Après n*m-1 étapes le labyrinthe est terminé et chaque cellule est reliée à toutes les autres, et ce, de manière unique; définition même du labyrinthe parfait.
L’algorithme d’exploration exhaustive propose lui aussi de tracer un quadrillage de n * m cases. Au départ, toutes les cellules sont marquées comme non visitées puis on choisit arbitrairement une cellule et on la marque comme visitée. On regarde ensuite quelles sont les cellules adjacentes non visitées. S’il y a au moins une possibilité, on en choisit une au hasard, on ouvre le mur et on recommence avec la nouvelle cellule. S’il n’y en pas, on revient à la case précédente et on recommence. Lorsque l’on est revenu à la case de départ et qu’il n’y a plus de possibilités, le labyrinthe est terminé.

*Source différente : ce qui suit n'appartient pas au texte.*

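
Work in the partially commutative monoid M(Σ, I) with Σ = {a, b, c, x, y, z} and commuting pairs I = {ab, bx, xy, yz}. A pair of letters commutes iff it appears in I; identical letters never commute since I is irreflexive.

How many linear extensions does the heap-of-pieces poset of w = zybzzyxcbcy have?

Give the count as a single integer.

8

#0=z has no predecessor
#1=y has no predecessor
#2=b depends on [0:z, 1:y]
#3=z depends on [2:b]
#4=z depends on [3:z]
#5=y depends on [2:b]
#6=x depends on [4:z]
#7=c depends on [5:y, 6:x]
#8=b depends on [7:c]
#9=c depends on [8:b]
#10=y depends on [9:c]
sources: [0:z, 1:y]
N(rest) = Σ N(rest − s) over sources s of rest; N(one piece) = 1:
  size 1 → [10]=1
  size 2 → [9,10]=1
  size 3 → [8,9,10]=1
  size 4 → [7,8,9,10]=1
  size 5 → [5,7,8,9,10]=1  [6,7,8,9,10]=1
  size 6 → [4,6,7,8,9,10]=1  [5,6,7,8,9,10]=2
  size 7 → [3,4,6,7,8,9,10]=1  [4,5,6,7,8,9,10]=3
  size 8 → [3,4,5,6,7,8,9,10]=4
  size 9 → [2,3,4,5,6,7,8,9,10]=4
  first=0(z) contributes 4
  first=1(y) contributes 4
|[w]| = 8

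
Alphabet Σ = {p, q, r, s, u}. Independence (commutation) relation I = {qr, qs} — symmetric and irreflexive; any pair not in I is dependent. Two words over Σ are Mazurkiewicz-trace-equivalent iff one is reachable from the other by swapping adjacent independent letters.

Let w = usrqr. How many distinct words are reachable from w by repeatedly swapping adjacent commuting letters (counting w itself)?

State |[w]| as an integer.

4

piece 0:u — minimal
piece 1:s rests on {0:u}
piece 2:r rests on {1:s}
piece 3:q rests on {0:u}
piece 4:r rests on {2:r}
minimal pieces: {0:u}
ways to finish when only these pieces remain (= sum over removing one remaining piece with nothing left below it):
  1 left: {3}→1  {4}→1
  2 left: {2,4}→1  {3,4}→2
  3 left: {1,2,4}→1  {2,3,4}→3
  placing 0:u first → 4 extensions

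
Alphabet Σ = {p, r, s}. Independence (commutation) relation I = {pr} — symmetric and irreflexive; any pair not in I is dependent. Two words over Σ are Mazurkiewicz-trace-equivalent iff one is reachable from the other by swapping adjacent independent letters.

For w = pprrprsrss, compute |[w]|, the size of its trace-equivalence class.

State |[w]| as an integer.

20

#0=p has no predecessor
#1=p depends on [0:p]
#2=r has no predecessor
#3=r depends on [2:r]
#4=p depends on [1:p]
#5=r depends on [3:r]
#6=s depends on [4:p, 5:r]
#7=r depends on [6:s]
#8=s depends on [7:r]
#9=s depends on [8:s]
sources: [0:p, 2:r]
N(rest) = Σ N(rest − s) over sources s of rest; N(one piece) = 1:
  size 1 → [9]=1
  size 2 → [8,9]=1
  size 3 → [7,8,9]=1
  size 4 → [6,7,8,9]=1
  size 5 → [4,6,7,8,9]=1  [5,6,7,8,9]=1
  size 6 → [1,4,6,7,8,9]=1  [3,5,6,7,8,9]=1  [4,5,6,7,8,9]=2
  size 7 → [0,1,4,6,7,8,9]=1  [1,4,5,6,7,8,9]=3  [2,3,5,6,7,8,9]=1  [3,4,5,6,7,8,9]=3
  size 8 → [0,1,4,5,6,7,8,9]=4  [1,3,4,5,6,7,8,9]=6  [2,3,4,5,6,7,8,9]=4
  first=0(p) contributes 10
  first=2(r) contributes 10
|[w]| = 20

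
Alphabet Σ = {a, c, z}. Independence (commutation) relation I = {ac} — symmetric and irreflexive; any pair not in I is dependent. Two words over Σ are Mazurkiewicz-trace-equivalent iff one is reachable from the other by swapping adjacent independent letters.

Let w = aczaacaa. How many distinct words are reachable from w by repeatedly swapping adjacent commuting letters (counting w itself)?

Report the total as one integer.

piece 0:a — minimal
piece 1:c — minimal
piece 2:z rests on {0:a, 1:c}
piece 3:a rests on {2:z}
piece 4:a rests on {3:a}
piece 5:c rests on {2:z}
piece 6:a rests on {4:a}
piece 7:a rests on {6:a}
minimal pieces: {0:a, 1:c}
ways to finish when only these pieces remain (= sum over removing one remaining piece with nothing left below it):
  1 left: {5}→1  {7}→1
  2 left: {5,7}→2  {6,7}→1
  3 left: {4,6,7}→1  {5,6,7}→3
  4 left: {3,4,6,7}→1  {4,5,6,7}→4
  5 left: {3,4,5,6,7}→5
  6 left: {2,3,4,5,6,7}→5
  placing 0:a first → 5 extensions
  placing 1:c first → 5 extensions
total linear extensions = 10

10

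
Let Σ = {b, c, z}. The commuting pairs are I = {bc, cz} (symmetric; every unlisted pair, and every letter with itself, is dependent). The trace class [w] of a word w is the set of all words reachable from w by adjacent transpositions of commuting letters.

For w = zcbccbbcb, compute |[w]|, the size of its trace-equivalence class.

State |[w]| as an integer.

drop 0:z onto floor
drop 1:c onto floor
drop 2:b onto {0:z}
drop 3:c onto {1:c}
drop 4:c onto {3:c}
drop 5:b onto {2:b}
drop 6:b onto {5:b}
drop 7:c onto {4:c}
drop 8:b onto {6:b}
ground layer = {0:z, 1:c}
drop-orders for the pieces not yet dropped (sum over which currently-grounded one goes next):
  1 to go: {7} 1  {8} 1
  2 to go: {4,7} 1  {6,8} 1  {7,8} 2
  3 to go: {3,4,7} 1  {4,7,8} 3  {5,6,8} 1  {6,7,8} 3
  4 to go: {1,3,4,7} 1  {2,5,6,8} 1  {3,4,7,8} 4  {4,6,7,8} 6  {5,6,7,8} 4
  5 to go: {0,2,5,6,8} 1  {1,3,4,7,8} 5  {2,5,6,7,8} 5  {3,4,6,7,8} 10  {4,5,6,7,8} 10
  6 to go: {0,2,5,6,7,8} 6  {1,3,4,6,7,8} 15  {2,4,5,6,7,8} 15  {3,4,5,6,7,8} 20
  7 to go: {0,2,4,5,6,7,8} 21  {1,3,4,5,6,7,8} 35  {2,3,4,5,6,7,8} 35
  if 0:z drops first: 70 orders
  if 1:c drops first: 56 orders
heap linearizations: 126

126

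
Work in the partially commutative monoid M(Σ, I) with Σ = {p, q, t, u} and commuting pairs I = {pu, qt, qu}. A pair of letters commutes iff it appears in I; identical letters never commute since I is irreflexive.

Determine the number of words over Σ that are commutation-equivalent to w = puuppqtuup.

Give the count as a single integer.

0(p) covers ∅
1(u) covers ∅
2(u) covers 1:u
3(p) covers 0:p
4(p) covers 3:p
5(q) covers 4:p
6(t) covers 2:u, 4:p
7(u) covers 6:t
8(u) covers 7:u
9(p) covers 5:q, 6:t
floor of heap: 0:p, 1:u
completions by unplaced set U, small U first (add the entries for U minus each lowest piece of U):
  |U|=1: {8}:1  {9}:1
  |U|=2: {5,9}:1  {7,8}:1  {8,9}:2
  |U|=3: {5,8,9}:3  {7,8,9}:3
  |U|=4: {5,7,8,9}:6  {6,7,8,9}:3
  |U|=5: {2,6,7,8,9}:3  {5,6,7,8,9}:9
  |U|=6: {1,2,6,7,8,9}:3  {2,5,6,7,8,9}:12  {4,5,6,7,8,9}:9
  |U|=7: {1,2,5,6,7,8,9}:15  {2,4,5,6,7,8,9}:21  {3,4,5,6,7,8,9}:9
  |U|=8: {0,3,4,5,6,7,8,9}:9  {1,2,4,5,6,7,8,9}:36  {2,3,4,5,6,7,8,9}:30
  start at 0(p): 66
  start at 1(u): 39
sum over floor = 105

105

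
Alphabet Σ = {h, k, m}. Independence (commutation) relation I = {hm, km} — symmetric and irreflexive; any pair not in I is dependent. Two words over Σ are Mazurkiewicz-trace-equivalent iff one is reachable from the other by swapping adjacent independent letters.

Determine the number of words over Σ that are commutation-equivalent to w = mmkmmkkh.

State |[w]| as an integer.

70

piece 0:m — minimal
piece 1:m rests on {0:m}
piece 2:k — minimal
piece 3:m rests on {1:m}
piece 4:m rests on {3:m}
piece 5:k rests on {2:k}
piece 6:k rests on {5:k}
piece 7:h rests on {6:k}
minimal pieces: {0:m, 2:k}
ways to finish when only these pieces remain (= sum over removing one remaining piece with nothing left below it):
  1 left: {4}→1  {7}→1
  2 left: {3,4}→1  {4,7}→2  {6,7}→1
  3 left: {1,3,4}→1  {3,4,7}→3  {4,6,7}→3  {5,6,7}→1
  4 left: {0,1,3,4}→1  {1,3,4,7}→4  {2,5,6,7}→1  {3,4,6,7}→6  {4,5,6,7}→4
  5 left: {0,1,3,4,7}→5  {1,3,4,6,7}→10  {2,4,5,6,7}→5  {3,4,5,6,7}→10
  6 left: {0,1,3,4,6,7}→15  {1,3,4,5,6,7}→20  {2,3,4,5,6,7}→15
  placing 0:m first → 35 extensions
  placing 2:k first → 35 extensions
total linear extensions = 70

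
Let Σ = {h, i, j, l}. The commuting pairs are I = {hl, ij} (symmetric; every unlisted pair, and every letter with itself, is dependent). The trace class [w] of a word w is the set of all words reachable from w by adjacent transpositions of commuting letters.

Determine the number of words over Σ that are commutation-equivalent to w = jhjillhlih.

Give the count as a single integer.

8

#0=j has no predecessor
#1=h depends on [0:j]
#2=j depends on [1:h]
#3=i depends on [1:h]
#4=l depends on [2:j, 3:i]
#5=l depends on [4:l]
#6=h depends on [2:j, 3:i]
#7=l depends on [5:l]
#8=i depends on [6:h, 7:l]
#9=h depends on [8:i]
sources: [0:j]
N(rest) = Σ N(rest − s) over sources s of rest; N(one piece) = 1:
  size 1 → [9]=1
  size 2 → [8,9]=1
  size 3 → [6,8,9]=1  [7,8,9]=1
  size 4 → [5,7,8,9]=1  [6,7,8,9]=2
  size 5 → [4,5,7,8,9]=1  [5,6,7,8,9]=3
  size 6 → [4,5,6,7,8,9]=4
  size 7 → [2,4,5,6,7,8,9]=4  [3,4,5,6,7,8,9]=4
  size 8 → [2,3,4,5,6,7,8,9]=8
  first=0(j) contributes 8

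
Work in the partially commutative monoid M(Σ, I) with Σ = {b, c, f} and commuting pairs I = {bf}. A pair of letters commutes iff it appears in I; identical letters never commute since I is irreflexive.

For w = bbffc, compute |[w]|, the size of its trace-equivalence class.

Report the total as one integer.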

Dans ce cas, quel algorithme choisir? En réalité cela dépend du résultat souhaité.le premier génère un algorithme dont l’arbre (voir ci-dessous) est statistiquement mieux équilibré. Tous les murs ont approximativement autant de chances d’être ouverts favorisant l’apparition de bifurcations. A contrario, le second privilégie les chemins et plus un chemin est généré tôt, et plus il a de chances d’être long cause du manque d’équilibre de l’arbre. Le labyrinthe final sera composé de quelques chemins assez longs avec peu de ramifications, courtes qui plus est. En somme, un labyrinthe don la sortie est pus simple à trouver intuitivement. On peut noter que cette différence est particulièrement marquée sur les grands labyrinthes mais négligeable sur ceux de taille moindre. Cependant, l’algorithme par fusion aléatoire des chemins sera plus lent à exécuter. Vous pouvez visualiser l’action de ceux-ci:

Maintenant que nous savons cela, comment sortir du dit labyrinthe? Il existe en fait une solution très simple: longer un mur. Cette stratégie fonctionne pour tout labyrinthe parfait. Et il est possible de le démontrer. Comme le labyrinthe est fini, si cette méthode ne mène pas à la sortie, le chemin alors emprunté forme une boucle. Or, il est impossible d’arriver à un tel îlot en suivant toujours le même mur. Donc, nous arrivons à une contradiction et ce raisonnement par l’absurde nous permet d’infirmer l’hypothèse selon laquelle la stratégie n’est pas fonctionnelle. La solution donnée n’est cependant pas toujours la plus rapide et peut conduire à explorer tout le labyrinthe. On peut également démontrer qu’elle fonctionne pour les labyrinthes imparfaits à condition que l’entrée et la sortie soit sur le même mur. Si vous êtes parachutés au milieu d’un labyrinthe imparfait, il est fort possible que vous ne parveniez à trouver la sortie ainsi. Thésée ne pourra donc sortir de son labyrinthe à ilots imbriqués de cette façon.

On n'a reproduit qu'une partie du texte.